EDN Executive Editor Ron Wilson explores how IC design teams really work: the struggle for power efficiency and performance, wrestling with semiconductor processes and design methodologies, the challenges of global design teams. How do we somehow herd architecture, IP, design and verification into a successful tape-out?
Nov 2 2009 8:04PM | Permalink |Comments (0) |
An evening panel session at the International Test Conference this evening reviewed decades of the research work at Stanford University's Center for Reliable Computing, and nearly turned into an encomium for one man: the Center's director, Ed McCluskey.

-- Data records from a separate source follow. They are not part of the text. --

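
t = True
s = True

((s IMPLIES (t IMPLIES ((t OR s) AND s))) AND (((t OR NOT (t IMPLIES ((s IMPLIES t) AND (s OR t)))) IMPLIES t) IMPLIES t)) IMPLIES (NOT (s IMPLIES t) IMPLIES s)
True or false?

True

t OR s = True OR True = True
(t OR s) AND s = True AND True = True
t IMPLIES ((t OR s) AND s) = True IMPLIES True = True
s IMPLIES (t IMPLIES ((t OR s) AND s)) = True IMPLIES True = True
s IMPLIES t = True IMPLIES True = True
s OR t = True OR True = True
(s IMPLIES t) AND (s OR t) = True AND True = True
t IMPLIES ((s IMPLIES t) AND (s OR t)) = True IMPLIES True = True
NOT (t IMPLIES ((s IMPLIES t) AND (s OR t))) = NOT True = False
t OR NOT (t IMPLIES ((s IMPLIES t) AND (s OR t))) = True OR False = True
(t OR NOT (t IMPLIES ((s IMPLIES t) AND (s OR t)))) IMPLIES t = True IMPLIES True = True
((t OR NOT (t IMPLIES ((s IMPLIES t) AND (s OR t)))) IMPLIES t) IMPLIES t = True IMPLIES True = True
(s IMPLIES (t IMPLIES ((t OR s) AND s))) AND (((t OR NOT (t IMPLIES ((s IMPLIES t) AND (s OR t)))) IMPLIES t) IMPLIES t) = True AND True = True
s IMPLIES t = True IMPLIES True = True
NOT (s IMPLIES t) = NOT True = False
NOT (s IMPLIES t) IMPLIES s = False IMPLIES True = True
((s IMPLIES (t IMPLIES ((t OR s) AND s))) AND (((t OR NOT (t IMPLIES ((s IMPLIES t) AND (s OR t)))) IMPLIES t) IMPLIES t)) IMPLIES (NOT (s IMPLIES t) IMPLIES s) = True IMPLIES True = True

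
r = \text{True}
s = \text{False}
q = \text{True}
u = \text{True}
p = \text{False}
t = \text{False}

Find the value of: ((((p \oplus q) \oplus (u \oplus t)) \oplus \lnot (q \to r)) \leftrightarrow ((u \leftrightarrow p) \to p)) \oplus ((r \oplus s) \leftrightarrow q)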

By offering statements from many CRC members past and present, the panel showed the remarkable range of technology vital to the industry in which CRC—and McCluskey—have played a seminal role.
In the early days, according to the first panelists--including Dan Siewiorek, who spoke by pre-recorded video--the center stayed close to the implications of its name, doing original work on such topics as fault-tolerant computing circuits, triple module redundancy, voting algorithms, and estimation of system reliability. But as integration increased and computers became chips, the center's work naturally expanded into the related area of semiconductor testability.

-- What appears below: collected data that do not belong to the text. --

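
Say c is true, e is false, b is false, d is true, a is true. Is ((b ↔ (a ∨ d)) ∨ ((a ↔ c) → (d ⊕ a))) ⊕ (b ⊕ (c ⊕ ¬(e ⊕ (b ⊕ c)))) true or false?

True

a ∨ d = True ∨ True = True
b ↔ (a ∨ d) = False ↔ True = False
a ↔ c = True ↔ True = True
d ⊕ a = True ⊕ True = False
(a ↔ c) → (d ⊕ a) = True → False = False
(b ↔ (a ∨ d)) ∨ ((a ↔ c) → (d ⊕ a)) = False ∨ False = False
b ⊕ c = False ⊕ True = True
e ⊕ (b ⊕ c) = False ⊕ True = True
¬(e ⊕ (b ⊕ c)) = ¬True = False
c ⊕ ¬(e ⊕ (b ⊕ c)) = True ⊕ False = True
b ⊕ (c ⊕ ¬(e ⊕ (b ⊕ c))) = False ⊕ True = True
((b ↔ (a ∨ d)) ∨ ((a ↔ c) → (d ⊕ a))) ⊕ (b ⊕ (c ⊕ ¬(e ⊕ (b ⊕ c)))) = False ⊕ True = True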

It is in this connection that the work of CRC has its greatest significance for ITC attendees. For in pioneering work on how to test digital circuits, the center's members wrote widely-cited papers on such vital topics as how to reorganize a logic network to best analyze the possible fault conditions, how to study transient failures in combinatorial networks, how to optimize logic synthesis algorithms for testability, and fundamentals of built-in self-test (BIST) architecture and synthesis.

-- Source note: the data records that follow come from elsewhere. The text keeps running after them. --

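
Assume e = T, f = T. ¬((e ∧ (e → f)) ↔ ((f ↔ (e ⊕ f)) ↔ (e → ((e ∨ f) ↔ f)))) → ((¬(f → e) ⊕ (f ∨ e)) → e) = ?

T

e → f = T → T = T
e ∧ (e → f) = T ∧ T = T
e ⊕ f = T ⊕ T = F
f ↔ (e ⊕ f) = T ↔ F = F
e ∨ f = T ∨ T = T
(e ∨ f) ↔ f = T ↔ T = T
e → ((e ∨ f) ↔ f) = T → T = T
(f ↔ (e ⊕ f)) ↔ (e → ((e ∨ f) ↔ f)) = F ↔ T = F
(e ∧ (e → f)) ↔ ((f ↔ (e ⊕ f)) ↔ (e → ((e ∨ f) ↔ f))) = T ↔ F = F
¬((e ∧ (e → f)) ↔ ((f ↔ (e ⊕ f)) ↔ (e → ((e ∨ f) ↔ f)))) = ¬F = T
f → e = T → T = T
¬(f → e) = ¬T = F
f ∨ e = T ∨ T = T
¬(f → e) ⊕ (f ∨ e) = F ⊕ T = T
(¬(f → e) ⊕ (f ∨ e)) → e = T → T = T
¬((e ∧ (e → f)) ↔ ((f ↔ (e ⊕ f)) ↔ (e → ((e ∨ f) ↔ f)))) → ((¬(f → e) ⊕ (f ∨ e)) → e) = T → T = T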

One particular program started by CRC and continued over 18 years, spanning process generations from 0.7 to 0.13 micron, and devices from 25K-gate gate arrays to an Nvidia graphics engine, is a long-term study of test and reliability data. In addition to accumulating a huge amount of historical data, the program gave birth to such ideas as very-low-voltage test as an alternative to burn-in test, N-detect test patterns, and ways to propagate errors to outputs. "This one program changed the way people test chips," said panelist James Li.
Phil Nigh of IBM Microelectronics agreed with Li both on the role of CRC in launching these concepts and on their fundamental importance to test technology, as much now as when the ideas were hatched. In addition to the points cited by Li, Nigh said that it was CRC that published some of the early work demonstrating that most faults in fact don't behave like a theoretical stuck-at fault, and that the industry's primary fault model was broken.
"People in industry were out there using some of these techniques, but they wouldn't talk about them," Nigh said. "Stanford was the place that launched a public discussion on these techniques so they could become industry tools."
The panel presented a good solid argument that one long-running program at Stanford, intended originally to explore fault-tolerant computing mostly for DARPA, has been a profound source of technology—and just as important, engineer-to-engineer conversation—on some of the most challenging problems in test today. It's quite a record.